Kegiatan yang digelar untuk membahas berbagai masalah terkait hubungan antarumat beragama ini diikuti 100 peserta dari berbagai daerah di Indonesia, termasuk puluhan peserta dari Belanda.
Dalam sambutannya, Said merasa bangga karena Kota Ambon dipilih sebagai kota penyelenggaraan konferensi tersebut.
Menurut Said, meski Ambon pernah dilanda konflik berbau SARA, namun kini Ambon telah berubah menjadi kota yang sangat toleran dan menghargai perbedaan.
“Kita punya masa lalu yang begitu pahit, dimana saat itu hampir saja tidak ada lagi harapan hidup bagi kita, namun saat ini semuanya telah berlalu dan kita mampu keluar dari konflik berkepanjangan itu,” ungkapnya, seperti dilansir Kompas.com.
Dia mengatakan, Maluku juga terus berupaya untuk menjadi laboratorium kerukunan antarumat beragama di Indonesia.

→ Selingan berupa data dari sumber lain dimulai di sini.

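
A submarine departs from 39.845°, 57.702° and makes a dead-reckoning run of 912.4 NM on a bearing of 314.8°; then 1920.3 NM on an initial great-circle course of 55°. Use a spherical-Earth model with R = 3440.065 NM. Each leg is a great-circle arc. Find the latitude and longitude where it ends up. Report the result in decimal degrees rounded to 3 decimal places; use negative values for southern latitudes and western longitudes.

Apply the spherical direct solution leg by leg, carrying full precision between legs.
Leg 1: from (39.845°, 57.702°), δ = 912.4/3440.065 = 0.265228 rad, θ = 314.8° → φ = 49.475°, λ = 41.068°.
Leg 2: from (49.475°, 41.068°), δ = 1920.3/3440.065 = 0.558216 rad, θ = 55° → φ = 57.367°, λ = 94.641°.

latitude 57.367°, longitude 94.641°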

Kegiatan Konferensi Internasional ini sendiri diselenggarakan berkat kerja sama Institut Agama Islam Negeri (IAIN) Ambon, Universitas Kristen Indonesia Maluku (UKIM) dan Konsorsium Nederland-Indonesia For Muslim-Christian.
Koordinator Konsorsium Nederland-Indonesia For Muslim-Christian, Corrie Van Der Ven usai pembukaan kegiatan tersebut menjelaskan, kegiatan itu bertujuan untuk saling berbagi pengalaman mengenai pengelolaan konflik dan saling menjaga keberagaman antarumat beragama.

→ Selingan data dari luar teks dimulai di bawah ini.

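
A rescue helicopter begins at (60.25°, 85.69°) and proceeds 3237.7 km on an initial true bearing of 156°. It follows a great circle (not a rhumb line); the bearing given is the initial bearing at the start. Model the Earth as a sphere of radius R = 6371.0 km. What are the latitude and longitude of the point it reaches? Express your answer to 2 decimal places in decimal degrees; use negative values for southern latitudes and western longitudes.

latitude 32.54°, longitude 99.27°

The arc subtends δ = 3237.7/6371 = 0.508193 rad at the centre.
Converting: φ₁ = 1.051561 rad, θ = 2.722714 rad.
Destination latitude: φ₂ = arcsin( sin φ₁ cos δ + cos φ₁ sin δ cos θ ) = arcsin(0.537897) = 32.54°.
Δλ = atan2( sin θ sin δ cos φ₁ , cos δ − sin φ₁ sin φ₂ ) = atan2(0.098210, 0.406624) = 0.236987 rad = 13.58°.
λ₂ = λ₁ + Δλ = 99.27°.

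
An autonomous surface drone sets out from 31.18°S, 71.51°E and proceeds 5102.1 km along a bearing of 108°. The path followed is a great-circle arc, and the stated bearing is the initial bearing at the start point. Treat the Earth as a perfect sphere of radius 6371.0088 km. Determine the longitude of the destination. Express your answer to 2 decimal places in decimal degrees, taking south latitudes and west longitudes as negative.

longitude 126.36°

Central angle δ = d/R = 0.800831 rad.
With φ₁ = -31.18° = -0.544194 rad and θ = 108° = 1.884956 rad:
sin φ₂ = sin φ₁ cos δ + cos φ₁ sin δ cos θ = (-0.517728)(0.696110) + (0.855545)(0.717935)(-0.309017) = -0.550202
φ₂ = asin(-0.550202) = -0.582606 rad = -33.38°.
Δλ = atan2( sin θ sin δ cos φ₁ , cos δ − sin φ₁ sin φ₂ ) = atan2(0.584163, 0.411255) = 0.957386 rad = 54.85°.
λ₂ = 71.51° + 54.85° = 126.36°.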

“Kita juga ingin belajar dari Maluku bagaimana cara hidup orang Maluku yang toleran dan bagaimana masyarakat di sini memupuk perbedaan,” sebutnya.
Dia menjelaskan, Kota Ambon menjadi pilihan diselenggarakannya konferensi tersebut karena kota ini memiliki banyak cerita tentang bagaimana masyarakatnya dapat keluar dari kemelut konflik kemanusiaan yang pernah terjadi.
“Ambon pernah diterpa konflik kemanusiaan panjang dan semua itu bisa selesai dengan baik, ini sesuatu yang luar biasa,” katanya.
Senada juga diungkapkan koordinator panitia kegiatan, Zainal Abidin Bagir. Ia mengatakan bahwa Kota Ambon dipilih sebagai tempat penyelenggaraan konferensi tersebut karena kotan ini memiliki pengalaman yang begitu luar biasa dalam menyelesaikan konflik sosial.